“I know what Jimmie would do,” she cried. “He would try to pat the beast on the head.”

There was laughter over the girl's unchallenged championship, but those who had ears to hear found the saying true.

The night before the wedding the two sat up very late, spending their last hours together, and Aline sat like a child on Jimmie's knee and sobbed on his breast. The lover seemed a far-away abstraction, a malevolent force rather than a personality, that was tearing her away from the soil in which her life was rooted. Jimmie stroked her hair and spoke brave words. But he had not realised till then the wrench of parting. Till then, perhaps, neither had realised the strength of the bond between them. They were both fervent natures, who felt intensely, and their mutual affection had been a vital part of their lives. If bright and gallant youth had not flashed across the girl's path and, after the human way, had not caught her wondering maidenhood in strong young arms; if deeper and more tragic passion had not swept away the mature man, it is probable that this rare, pure love of theirs might have insensibly changed into the greater need one of the other, and the morrow's bells might have rung for these two. But as it was, no such impulse stirred their exquisite relationship. They were father and daughter without the barrier of paternity; brother and sister without the ties of consanguinity; lovers without the lovers' throb; intimate, passionate friends with the sweet and subtle magic of the sex's difference.
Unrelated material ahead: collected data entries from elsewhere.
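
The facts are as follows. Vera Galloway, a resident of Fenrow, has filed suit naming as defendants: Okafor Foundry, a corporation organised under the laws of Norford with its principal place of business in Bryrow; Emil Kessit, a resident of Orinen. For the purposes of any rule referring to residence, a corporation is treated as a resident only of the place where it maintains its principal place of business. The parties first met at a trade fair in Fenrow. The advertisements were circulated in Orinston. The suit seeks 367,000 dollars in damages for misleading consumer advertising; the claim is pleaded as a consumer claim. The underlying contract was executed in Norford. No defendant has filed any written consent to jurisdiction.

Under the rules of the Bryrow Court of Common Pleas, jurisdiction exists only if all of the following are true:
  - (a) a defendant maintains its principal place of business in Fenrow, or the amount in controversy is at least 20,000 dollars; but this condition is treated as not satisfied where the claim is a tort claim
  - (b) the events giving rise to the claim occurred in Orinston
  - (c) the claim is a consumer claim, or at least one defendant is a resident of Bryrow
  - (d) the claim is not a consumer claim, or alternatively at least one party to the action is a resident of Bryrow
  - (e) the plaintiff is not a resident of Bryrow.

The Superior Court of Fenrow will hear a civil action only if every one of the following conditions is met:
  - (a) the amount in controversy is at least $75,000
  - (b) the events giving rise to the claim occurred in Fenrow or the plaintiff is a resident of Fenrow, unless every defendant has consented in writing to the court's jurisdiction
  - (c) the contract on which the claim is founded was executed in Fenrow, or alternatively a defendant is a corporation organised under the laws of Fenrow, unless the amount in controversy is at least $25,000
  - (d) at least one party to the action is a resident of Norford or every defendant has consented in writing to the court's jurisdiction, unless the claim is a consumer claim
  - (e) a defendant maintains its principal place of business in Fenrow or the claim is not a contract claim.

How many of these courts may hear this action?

2

The Bryrow Court of Common Pleas:
  (a) The amount in controversy is 367,000 dollars, which meets the $20,000 floor — that alternative is enough. And the carve-out is inapplicable — the claim is a consumer claim, not a tort claim. Condition met.
  (b) The operative events occurred in Orinston. Condition met.
  (c) The claim is a consumer claim, so one alternative holds. Satisfied.
  (d) Okafor Foundry resides in Bryrow, which satisfies one of the alternatives. Met.
  (e) The plaintiff resides in Fenrow, which is not Bryrow. Met.
  → Jurisdiction lies.
The Superior Court of Fenrow:
  (a) The amount in controversy is USD 367,000, which meets the USD 75,000 floor. Satisfied.
  (b) The plaintiff resides in Fenrow, which satisfies one of the alternatives. Condition met.
  (c) The contract was executed in Norford, not Fenrow; the corporate defendant(s) are organised in Norford, not Fenrow — none of the alternatives is met. The proviso rescues it, though: the amount in controversy is USD 367,000, which meets the 25,000 dollars floor. Satisfied.
  (d) No party resides in Norford; no such written consent has been filed — none of the alternatives is met. However, the claim is a consumer claim, so the 'unless' proviso supplies this condition. Met.
  (e) The claim is a consumer claim, not a contract claim, which satisfies one of the alternatives. Condition met.
  → Every requirement is satisfied — jurisdiction.
Courts with jurisdiction: the Bryrow Court of Common Pleas, the Superior Court of Fenrow — 2 in total.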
“I can't bear leaving you,” she moaned. “I can't bear leaving the dear beautiful life. I'll think of you every second of every minute of every hour sitting here all alone, alone. I don't want to go. If you say the word now, I'll remain and it shall be as it has been for ever and ever.”
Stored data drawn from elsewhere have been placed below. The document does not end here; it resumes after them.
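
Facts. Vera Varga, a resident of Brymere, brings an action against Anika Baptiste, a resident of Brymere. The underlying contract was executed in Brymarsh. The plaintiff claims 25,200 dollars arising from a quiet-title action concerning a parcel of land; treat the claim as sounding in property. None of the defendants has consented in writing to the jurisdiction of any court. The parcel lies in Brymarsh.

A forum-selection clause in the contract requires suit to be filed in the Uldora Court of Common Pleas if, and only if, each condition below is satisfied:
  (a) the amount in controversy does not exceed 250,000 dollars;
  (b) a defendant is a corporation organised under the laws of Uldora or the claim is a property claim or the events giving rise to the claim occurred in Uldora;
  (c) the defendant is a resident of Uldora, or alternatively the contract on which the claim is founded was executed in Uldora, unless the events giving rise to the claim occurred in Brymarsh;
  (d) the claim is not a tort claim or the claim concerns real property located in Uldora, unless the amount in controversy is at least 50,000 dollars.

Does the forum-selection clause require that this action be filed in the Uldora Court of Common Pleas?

The Uldora Court of Common Pleas:
  (a) The amount in controversy is USD 25,200, within the $250,000 ceiling. Condition met.
  (b) The claim is a property claim — that alternative is enough. Satisfied.
  (c) The defendant resides in Brymere, not Uldora; the contract was executed in Brymarsh, not Uldora — no alternative holds. The proviso rescues it, though: the operative events occurred in Brymarsh. Condition met.
  (d) The claim is a property claim, not a tort claim, which satisfies one of the alternatives. Met.
  → The clause applies.

Yes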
“I shall miss you—terribly, my dear,” said he. “But I'll be the gainer in the end. You'll give me Tony as a sort of younger brother. I am getting to be an old man, darling—and soon I shall find the need of les jeunes in my painting life. You can't understand that yet. Tony will bring around me the younger generation with new enthusiasms and fresh impulses. It is to my very great good, dear. And if God gives you children, I'll be the only grandfather they'll ever have, poor things, and I'd like to have a child about me again. I have experience. I have washed your chubby face and hands, moi qui vous parle, and undressed you and put you to bed, my young lady who is about to be married.”

“Oh, Jimmie, I remember it—and I had to tell you how to do everything.”

“It seems the day before yesterday,” said Jimmie. “Eheu fugaces!

The next day when she in her wedding-dress (a present from Connie Deering) walked down the aisle on her husband's arm and stole a shy glance at him, radiant, full of the promise and the pride of manhood, and met the glad love in his eyes, she forgot all else in the throbbing joy of her young life's completion. It was only afterwards when she was changing her dress, with Connie Deering's assistance, in her own little room, that she became again conscience-stricken.

“You will look after Jimmie while I am away, won't you?” she asked tragically—they were going to the Isle of Wight for their honeymoon.

“I would look after him altogether if he would let me,” said Connie, in an abrupt, emotional little outburst.